Les moteurs diesel émettent des particules toxiques capables d'atteindre les alvéoles pulmonaires. Ainsi, leur diamètre aérodynamique moyen est centré sur 0,1 µm en sortie d'échappement. Le diesel dégage une pollution spécifique, visible, des fumées noires et des suies constituées de particules de carbone et imprégnées de diverses substances, en particulier d'hydrocarbures.
En effet, on observe au microscope électronique à transmission qu'elles sont constituées d'agglomérats de microsphérules de carbone, sur lesquelles sont adsorbés les hydrocarbures et les autres espèces minérales. "Ces sphérules de quelques centaines d'angström ont un grand pouvoir d'assemblage soit en mode "embryon" de 0,005 à 0,015 µm soit en mode agrégat de 0,08 à 1µm, fonction du régime moteur et de la richesse du carburant" (ADEME, 1998). Ces agrégats peuvent être constitués de quelques éléments de grand diamètre à quelques milliers d'unités de petit diamètre.
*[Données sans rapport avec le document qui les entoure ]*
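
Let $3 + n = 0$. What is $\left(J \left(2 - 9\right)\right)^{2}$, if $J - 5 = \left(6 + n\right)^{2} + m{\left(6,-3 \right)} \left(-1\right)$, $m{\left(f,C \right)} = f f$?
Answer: $23716$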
Ainsi, les particules diesels sont principalement constituées :
- de résidus solides sous forme de suies
- d'une partie soluble constituée d'hydrocarbures imbrûlés issus de la combustion incomplète du gazole et de l'huile
- d'une fraction insoluble (sulfates et dérivés soufrés).
Composition chimique d'une particule
crédit : INERIS, 1993
Ce sont en fait, des particules solides avec une structure fractale qui s'apparente à une éponge (WOLF, 1999). Des mesures de l'INERIS (1995) en site proche du trafic à la porte d'Auteuil (Paris - France) en bordure du boulevard périphérique, révèlent que 75% du carbone suie se trouve dans la fraction granulométrique inférieure à 1 µm, le reste étant à associer à des particules plus grossières. Ce qui démontre bien l'importance et la spécificité de la pollution diesel.